Abstract: TH-PO504

Clinicopathologic Characteristics, Treatment, and Outcome of Tubulointerstitial Nephritis and Uveitis Syndrome in Children

Session Information

Category: Chronic Kidney Disease (Non-Dialysis)

  • 305 CKD: Clinical Trials and Tubulointerstitial Disorders

Authors

  • Hayashi, Asako, Hokkaido University Graduate School of Medicine, Hokkaido, Japan
  • Okamoto, Takayuki, Hokkaido University Graduate School of Medicine, Hokkaido, Japan
  • Takahashi, Toshiyuki, Hokkaido University Graduate School of Medicine, Hokkaido, Japan
  • Sato, Yasuyuki, Hokkaido University Graduate School of Medicine, Hokkaido, Japan
Background


Tubulointerstitial nephritis and uveitis (TINU) syndrome is a rare disease, presenting as a combination of tubulointerstitial nephritis and uveitis. A few case-series previously reported good renal prognosis of this syndrome, but long-term prognosis is not known enough in children. To further investigate this syndrome, we report here the clinical features and outcome.

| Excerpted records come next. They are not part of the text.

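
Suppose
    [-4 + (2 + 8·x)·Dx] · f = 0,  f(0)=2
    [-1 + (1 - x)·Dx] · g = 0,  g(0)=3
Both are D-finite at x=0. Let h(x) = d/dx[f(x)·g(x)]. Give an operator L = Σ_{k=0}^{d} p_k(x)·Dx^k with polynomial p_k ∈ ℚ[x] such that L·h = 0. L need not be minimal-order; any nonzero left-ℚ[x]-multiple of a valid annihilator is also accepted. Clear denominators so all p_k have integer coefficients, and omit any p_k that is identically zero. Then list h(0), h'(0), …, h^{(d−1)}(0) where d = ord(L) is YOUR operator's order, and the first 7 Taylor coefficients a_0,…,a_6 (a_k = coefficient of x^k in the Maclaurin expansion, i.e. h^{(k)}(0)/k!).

L = (2 + 36·x + 12·x^2) + (-3 - 11·x + 6·x^2 + 8·x^3)·Dx  (order 1).
h: a_k = 18, 12, 90, -120, 690, -2196, 8526, …
ICs: h(0) = 18.

f: a_k = 2, 4, -4, 8, -20, 56, -168, …
g: a_k = 3, 3, 3, 3, 3, 3, 3, …
Product ⇒ symmetric product L₀, ord ≤ 1.
h=h₀': d/dx-closure on L₀ ⇒ L.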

All patients followed up at least 24 months (median, 47months; range 24-179).

Methods

Retrospective study of the case records of all patients diagnosed with the TINU syndrome in the Departments of Pediatrics and Medicine of the Hokkaido University Hospital (Sapporo, Japan) from February 1990 through April 2017.

Results


We report here the clinical features and outcome of 20 patients (female 12, F/M ratio: 3:2), aged 9 to 14 years at diagnosis (median, 13.0) with TINU syndrome. The initial symptoms were visual impairment in sixteen patients (80%) and deterioration of health status in six patients (30%). The median estimated glomerular filtration rate (eGFR) at diagnosis was 99.8 mL/min per 1.73m2 (range 59.7-117.4) and deteriorated renal function (eGFR <90 mL/min per 1.73m2) was observed in 9 patients (30%). An increase in urinary β2-microglobulin levels was noticed at the initial checkup in all patients. Topical and oral corticosteroids were prescribed to 15patients (75%) and Mizoribine or Methotrexate therapy was required in 2 patients (10%). After 24 months follow-up, the median eGFR was 111.4mL/min per 1.73m2 (range 80.1-127.9). In three patients (15%) decreased eGFR<90 mL/min per 1.73m2 after 24 months but the renal function of all patients was normalized at the latest checkup. Urinary β2-microglobulin excretion gradually declined but was slightly elevated in 11 patients (55%) at 24 months. Recurrent or exacerbating uveitis was seen in ten patients (50%). On the other hand, TIN is not recurrence.

Conclusion

The TINU syndrome should be considered in the differential diagnosis of patients presenting with visual and renal manifestations. The presence of increase in urinary β2-microglobulin levels may be of some help for the early discovery of recognition of TINU syndrome. In children and adolescents with this syndrome, the long- term prognosis of TIN is good, but uveitis often relapse.